HONOLULU--Building partnerships throughout the Pacific and supporting the warfighter were topics of discussion during the Association of the U.S. Army's second annual Land Power in the Pacific symposium and exposition at the Sheraton Waikiki, April 8-10.
Maj. Gen. James T. Walton, 311th Signal Command (Theater) commanding general, spoke on a panel discussion during The LANPAC symposium, an international event highlighting the role of land forces in the Asia-Pacific Theater in peace and war.
Hosted by AUSA's Institute of Land Warfare with participation from the U.S. Pacific Command, U.S. Army Pacific and several Major Supporting Commands on the island, the symposium brings senior leaders of the military and industry together to discuss current trends and explore viable solutions for the Asia-Pacific Theater.
"Land Forces: Assuring Security and Stability in the Indo-Asia-Pacific" was the theme this year, as the military rebalances forces with focus on the Pacific region.
Gen. (Ret.) Gordon Sullivan, AUSA president, opened the symposium with remarks on the importance of land power in the Pacific.
"The U.S. military has been in the Pacific region for well over 100 years," he said. "More than six of the world's most powerful military forces are in the Pacific."
Maj.

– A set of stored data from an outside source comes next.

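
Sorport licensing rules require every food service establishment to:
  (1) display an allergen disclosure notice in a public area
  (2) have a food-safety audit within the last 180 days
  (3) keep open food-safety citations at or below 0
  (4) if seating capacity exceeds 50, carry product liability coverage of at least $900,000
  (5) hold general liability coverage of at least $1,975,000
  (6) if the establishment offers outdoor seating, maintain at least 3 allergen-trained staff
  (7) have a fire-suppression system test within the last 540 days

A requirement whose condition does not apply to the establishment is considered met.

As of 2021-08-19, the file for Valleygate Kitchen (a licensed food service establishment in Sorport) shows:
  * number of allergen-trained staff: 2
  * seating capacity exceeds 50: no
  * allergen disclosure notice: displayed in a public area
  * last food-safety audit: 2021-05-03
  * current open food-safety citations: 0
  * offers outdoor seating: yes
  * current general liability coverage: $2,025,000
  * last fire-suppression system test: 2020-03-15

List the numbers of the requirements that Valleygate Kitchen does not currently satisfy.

1. allergen disclosure notice present → met
2. food-safety audit 108 days ago vs limit 180 → met
3. open food-safety citations 0 ≤ 0 → met
4. condition 'seating capacity exceeds 50' does not hold → requirement n/a → met
5. general liability coverage $2,025,000 ≥ $1,975,000 → met
6. condition 'offers outdoor seating' holds; allergen-trained staff 2 < 3 → not met
7. fire-suppression system test 522 days ago vs limit 540 → met
Not met: 6

6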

Gen. Walton participated in the "Communications Interoperability and Reliability During Contingency Operations" chaired by Maj. Gen. Roger F. Matthews, USARPAC deputy commanding general. Other panel members included Lt. Gen. Robert S. Ferrell, U.S. Army Chief Information Officer/G6 and Rear Adm. Nancy A. Norton, U.S. Pacfic Command, director for command, communications, and cyber (J6).
Founded in 1950, AUSA has worked to support all aspects of national security while advancing the interests of America?'s Army and the men and women who serve.
AUSA is a private, non-profit educational organization that supports America's Army provides numerous Professional Development Opportunities at a variety of local and national events.